Cabal frowned suspiciously. ‘I thought you said you’d never seen it?’

‘Oh, I haven’t.’ The ghoul smiled innocently, which went about as well as could be expected. ‘Not in person.’

‘Why are telling me all this? Why are you talking to me at all? You could have killed me in the dark. What do you want?’

The ghoul’s smile vanished in unexpected ways, as if its face was made of melting wax. When it spoke, the light, bantering tone was gone. ‘I want you to succeed, Johannes Cabal. It is your destiny. If you fail, more than your puerile Fear Institute will be disappointed.’

‘I don’t believe in destiny,’ said Cabal. ‘We make our own futures.’

‘So we do. But I have seen your future, Johannes Cabal, and if you do not find the Phobic Animus, you will lose more than your life or your soul.’

Cabal’s eyebrows raised. ‘I’m not sure I have anything more than those to lose.’

‘Oh, yes, you do. Believe me, necromancer. You do.’ The ghoul paused and looked up at the ceiling, as if listening. When it looked back at Cabal, it said, ‘Your colleagues – I am sure you don’t think of them as friends – are above us now. The two parties are together and they have entered the temple. They are following your tracks through the dust.
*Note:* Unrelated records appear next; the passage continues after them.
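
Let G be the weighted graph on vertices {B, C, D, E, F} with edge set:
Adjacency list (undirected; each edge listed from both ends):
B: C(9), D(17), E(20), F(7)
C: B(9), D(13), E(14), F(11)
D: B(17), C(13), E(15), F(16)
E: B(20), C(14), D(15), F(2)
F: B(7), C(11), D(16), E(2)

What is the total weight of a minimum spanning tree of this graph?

Prim's algorithm from C:
Step 1: cheapest edge leaving the tree is B—C (9); add B.
Step 2: cheapest edge leaving the tree is B—F (7); add F.
Step 3: cheapest edge leaving the tree is E—F (2); add E.
Step 4: cheapest edge leaving the tree is C—D (13); add D.
MST edges: B—C, B—F, E—F, C—D; total weight 9+7+2+13 = 31.

31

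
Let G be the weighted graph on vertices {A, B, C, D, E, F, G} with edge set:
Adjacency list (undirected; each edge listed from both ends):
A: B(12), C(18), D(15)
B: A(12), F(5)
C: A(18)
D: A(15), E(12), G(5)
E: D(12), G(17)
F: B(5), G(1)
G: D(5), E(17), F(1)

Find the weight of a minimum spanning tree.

53

Kruskal: consider edges lightest-first.
F-G (1): add. Components now {A} {B} {C} {D} {E} {F,G}
B-F (5): add. Components now {A} {B,F,G} {C} {D} {E}
D-G (5): add. Components now {A} {B,D,F,G} {C} {E}
A-B (12): add. Components now {A,B,D,F,G} {C} {E}
D-E (12): add. Components now {A,B,D,E,F,G} {C}
A-D (15): skip — A and D already connected.
E-G (17): skip — E and G already connected.
A-C (18): add. Components now {A,B,C,D,E,F,G}
MST edges: F-G, B-F, D-G, A-B, D-E, A-C; total weight 1+5+5+12+12+18 = 53.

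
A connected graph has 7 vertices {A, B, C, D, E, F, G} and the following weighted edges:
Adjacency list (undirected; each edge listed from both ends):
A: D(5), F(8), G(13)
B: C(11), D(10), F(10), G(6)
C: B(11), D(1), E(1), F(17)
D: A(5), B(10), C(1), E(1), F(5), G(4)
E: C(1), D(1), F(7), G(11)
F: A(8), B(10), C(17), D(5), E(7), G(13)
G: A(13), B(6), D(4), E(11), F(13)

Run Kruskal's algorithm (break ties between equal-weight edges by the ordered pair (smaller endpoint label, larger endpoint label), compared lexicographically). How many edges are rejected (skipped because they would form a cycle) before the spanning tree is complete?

1

Kruskal's algorithm — process edges by increasing weight (ties by edge label):
C-D (1): add. Components now {A} {B} {C,D} {E} {F} {G}
C-E (1): add. Components now {A} {B} {C,D,E} {F} {G}
D-E (1): skip — D and E already connected.
D-G (4): add. Components now {A} {B} {C,D,E,G} {F}
A-D (5): add. Components now {A,C,D,E,G} {B} {F}
D-F (5): add. Components now {A,C,D,E,F,G} {B}
B-G (6): add. Components now {A,B,C,D,E,F,G}
Edges rejected before the tree was complete: 1.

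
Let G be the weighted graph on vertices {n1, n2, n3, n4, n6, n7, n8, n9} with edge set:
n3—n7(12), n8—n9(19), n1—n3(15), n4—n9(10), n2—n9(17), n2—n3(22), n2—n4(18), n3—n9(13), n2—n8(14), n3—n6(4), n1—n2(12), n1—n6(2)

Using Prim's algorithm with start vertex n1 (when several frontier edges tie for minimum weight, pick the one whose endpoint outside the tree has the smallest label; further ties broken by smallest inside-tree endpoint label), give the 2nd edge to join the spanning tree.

Prim, starting at n1.
Step 1: frontier [n1—n6 2, n1—n2 12, n1—n3 15] → take n1—n6 (2); add n6.
Step 2: frontier [n1—n2 12, n1—n3 15, n3—n6 4] → take n3—n6 (4); add n3.
Step 3: frontier [n1—n2 12, n3—n7 12, n3—n9 13, n2—n3 22] → take n1—n2 (12); add n2.
Step 4: frontier [n2—n8 14, n2—n9 17, n2—n4 18, n3—n7 12, n3—n9 13] → take n3—n7 (12); add n7.
Step 5: frontier [n2—n8 14, n2—n9 17, n2—n4 18, n3—n9 13] → take n3—n9 (13); add n9.
Step 6: frontier [n2—n8 14, n2—n4 18, n4—n9 10, n8—n9 19] → take n4—n9 (10); add n4.
Step 7: frontier [n2—n8 14, n8—n9 19] → take n2—n8 (14); add n8.
The 2nd edge added is n3—n6.

n3-n6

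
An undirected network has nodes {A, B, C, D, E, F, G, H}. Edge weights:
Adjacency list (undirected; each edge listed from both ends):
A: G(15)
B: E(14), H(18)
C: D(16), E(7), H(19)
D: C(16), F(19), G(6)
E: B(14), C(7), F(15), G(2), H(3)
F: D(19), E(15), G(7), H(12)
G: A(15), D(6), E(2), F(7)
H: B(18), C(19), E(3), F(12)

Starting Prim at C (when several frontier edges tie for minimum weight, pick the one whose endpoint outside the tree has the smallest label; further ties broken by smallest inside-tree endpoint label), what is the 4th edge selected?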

Soon they will find the disturbance at the place where you fell through into this room and they will attempt to rescue you.’

‘Attempt?’ said Cabal, slowly.

‘Attempt,’ confirmed the ghoul, ‘because you will already have freed yourself.’ It nodded up the short ramp that ran beside it. ‘The door is not locked. I know you would not wish to be indebted to them for rescuing you.’

‘I’m their guide,’ said Cabal. ‘They would be lost without me. Don’t delude yourself into thinking they would rescue me out of any finer feelings.’